Ter Lula como palestrante custava caro. Mas, na maioria das vezes, valia muito a pena.



O “Palestrante” Lula (grafado desse jeito pela própria empresa em seus papéis internos) passou a ser mobilizado para atuar em locais onde a Odebrecht enfrentava pepinos em seus contratos. Em 1º de maio de 2011, Lula se comprometeu, por R$ 330 mil, a desembarcar na Venezuela no início de junho para falar sobre os “Avanços alcançados até agora pelo Brasil”.


A descrição das atividades que constam da cláusula 1.1 do contrato dizia que o “Palestrante” não participaria de qualquer outro evento além daqueles descritos “exaustivamente” no anexo 1.


O tal anexo, no entanto, possui duas linhas que mencionam apenas que o ex-presidente ficaria hospedado no Hotel Marriott de Caracas. Quando superposto aos documentos doInstituto Lula sobre o mesmo evento, vê-se que Lula se encontrou com o empresário Emílio Odebrecht, pai de Marcelo Odebrecht, hoje preso em Curitiba, e com o então presidente venezuelano, Hugo Chávez, morto em 2013. Era um momento de tensão entre o governo venezuelano e a empreiteira, que cobrava uma dívida de US$ 1,2 bilhão.


Telegramas sigilosos do Itamaraty sugerem que Lula e Chávez trataram sobre a dívida. A Odebrecht construía, desde 2009, a linha II do Metrô de Los Teques e a linha 5 do Metrô de Caracas. Fruto de uma negociação entre Lula e Chávez, o projeto foi irrigado com US$ 747 milhões (R$ 1,2 bilhão, em valores da época) em empréstimos do BNDES.


A pressão de Lula surtiu efeito. Quatro dias após a visita do ex-presidente a Caracas, Chávez se encontrou com a presidente Dilma em Brasília. Naquele momento, a dívida com a Odebrecht já estava acertada. As duas obras são investigadas pelo Ministério Público Federal e pelo Tribunal de Contas da União.

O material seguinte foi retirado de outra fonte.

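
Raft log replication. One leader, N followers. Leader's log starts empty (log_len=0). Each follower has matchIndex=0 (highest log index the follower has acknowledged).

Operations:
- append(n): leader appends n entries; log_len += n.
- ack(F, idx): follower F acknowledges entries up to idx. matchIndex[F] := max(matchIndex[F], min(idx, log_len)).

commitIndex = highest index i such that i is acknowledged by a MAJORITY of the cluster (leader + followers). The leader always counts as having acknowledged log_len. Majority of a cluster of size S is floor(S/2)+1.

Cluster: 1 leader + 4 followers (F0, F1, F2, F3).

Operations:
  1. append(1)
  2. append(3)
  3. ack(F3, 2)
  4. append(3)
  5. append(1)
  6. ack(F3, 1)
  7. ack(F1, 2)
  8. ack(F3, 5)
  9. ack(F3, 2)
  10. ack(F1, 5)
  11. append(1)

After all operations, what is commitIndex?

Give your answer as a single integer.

Answer: 5

Derivation:
Op 1: append 1 -> log_len=1
Op 2: append 3 -> log_len=4
Op 3: F3 acks idx 2 -> match: F0=0 F1=0 F2=0 F3=2; commitIndex=0
Op 4: append 3 -> log_len=7
Op 5: append 1 -> log_len=8
Op 6: F3 acks idx 1 -> match: F0=0 F1=0 F2=0 F3=2; commitIndex=0
Op 7: F1 acks idx 2 -> match: F0=0 F1=2 F2=0 F3=2; commitIndex=2
Op 8: F3 acks idx 5 -> match: F0=0 F1=2 F2=0 F3=5; commitIndex=2
Op 9: F3 acks idx 2 -> match: F0=0 F1=2 F2=0 F3=5; commitIndex=2
Op 10: F1 acks idx 5 -> match: F0=0 F1=5 F2=0 F3=5; commitIndex=5
Op 11: append 1 -> log_len=9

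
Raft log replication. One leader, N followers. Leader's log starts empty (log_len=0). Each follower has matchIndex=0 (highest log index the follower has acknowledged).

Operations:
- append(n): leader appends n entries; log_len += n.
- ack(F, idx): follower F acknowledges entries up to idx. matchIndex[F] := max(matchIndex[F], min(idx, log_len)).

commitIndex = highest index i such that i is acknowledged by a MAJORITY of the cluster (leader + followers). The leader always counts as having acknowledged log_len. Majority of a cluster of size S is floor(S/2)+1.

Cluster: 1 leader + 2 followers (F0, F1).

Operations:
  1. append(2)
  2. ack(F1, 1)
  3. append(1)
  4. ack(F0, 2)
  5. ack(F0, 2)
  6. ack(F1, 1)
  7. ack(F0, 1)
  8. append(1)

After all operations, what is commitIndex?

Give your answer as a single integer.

Op 1: append 2 -> log_len=2
Op 2: F1 acks idx 1 -> match: F0=0 F1=1; commitIndex=1
Op 3: append 1 -> log_len=3
Op 4: F0 acks idx 2 -> match: F0=2 F1=1; commitIndex=2
Op 5: F0 acks idx 2 -> match: F0=2 F1=1; commitIndex=2
Op 6: F1 acks idx 1 -> match: F0=2 F1=1; commitIndex=2
Op 7: F0 acks idx 1 -> match: F0=2 F1=1; commitIndex=2
Op 8: append 1 -> log_len=4

Answer: 2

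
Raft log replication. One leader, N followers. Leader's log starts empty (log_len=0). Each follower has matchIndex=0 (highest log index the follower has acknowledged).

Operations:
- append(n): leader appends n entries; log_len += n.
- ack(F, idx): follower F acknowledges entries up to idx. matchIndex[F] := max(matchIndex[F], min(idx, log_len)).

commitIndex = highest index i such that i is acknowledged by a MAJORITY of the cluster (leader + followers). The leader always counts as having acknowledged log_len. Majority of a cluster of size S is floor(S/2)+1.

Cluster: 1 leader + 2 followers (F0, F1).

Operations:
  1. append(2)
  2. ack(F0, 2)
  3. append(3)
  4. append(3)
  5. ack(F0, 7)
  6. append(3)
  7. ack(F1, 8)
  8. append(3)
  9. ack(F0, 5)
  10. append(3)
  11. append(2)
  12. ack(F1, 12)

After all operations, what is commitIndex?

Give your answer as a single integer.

Op 1: append 2 -> log_len=2
Op 2: F0 acks idx 2 -> match: F0=2 F1=0; commitIndex=2
Op 3: append 3 -> log_len=5
Op 4: append 3 -> log_len=8
Op 5: F0 acks idx 7 -> match: F0=7 F1=0; commitIndex=7
Op 6: append 3 -> log_len=11
Op 7: F1 acks idx 8 -> match: F0=7 F1=8; commitIndex=8
Op 8: append 3 -> log_len=14
Op 9: F0 acks idx 5 -> match: F0=7 F1=8; commitIndex=8
Op 10: append 3 -> log_len=17
Op 11: append 2 -> log_len=19
Op 12: F1 acks idx 12 -> match: F0=7 F1=12; commitIndex=12

Answer: 12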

A principal suspeita, conforme revelou ÉPOCA em maio, é que os recursos tenham sido utilizados de forma irregular e de maneira antecipada sem o avanço do projeto – o dinheiro chegou, mas a obra não andou.


Em seu depoimento ao Ministério Público, Lula disse que não é lobista e “não nasceu” para ser consultor


Em alguns casos, as viagens de Lula eram sucedidas por concessões de empréstimos do BNDES para obras de infraestrutura no país.Angola é um exemplo disso. Desde 2011, a Odebrecht foi a que mais recebeu financiamentos do BNDES no país africano, que está no topo da lista de recursos destinados pelo banco para exportação.


Entre abril de 2011 e abril de 2014, foram liberados US$ 3,1 bilhões dos cofres do BNDES para a Odebrecht. Nos dias 30 de junho e 1o de julho de 2011, Lula foi contratado pela Odebrecht para dar uma palestra na Assembleia Nacional em Luanda, capital da Angola, sobre “O desenvolvimento do Brasil – modelo possível para a África”. Em seguida, Lula se reuniu por 40 minutos com o presidente do país, José Eduardo dos Santos. Após a conversa, Lula se encontrou com Emílio Odebrecht e com diretores das empreiteiras Queiroz Galvão, Camargo Corrêa e Andrade Gutierrez.


Lula aterrissou em São Paulo no dia 2 de julho, à 0h30. No dia 28 de julho de 2011, o BNDES liberou um empréstimo de US$ 281 milhões (R$ 455 milhões, em valores da época), tão aguardado pela Odebrecht, para a construção de 3 mil unidades habitacionais e desenvolvimento de infraestrutura para 20 mil residências em Angola.


No dia 6 de maio de 2014, Lula e Emílio Odebrecht voltaram a se encontrar em Angola. O ex-presidente viajou, numa aeronave cedida pelo governo angolano, de Luanda para a província de Malanje, onde visitou a usina de açúcar e etanol Biocom, sociedade entre a Odebrecht Angola e a Sonangol.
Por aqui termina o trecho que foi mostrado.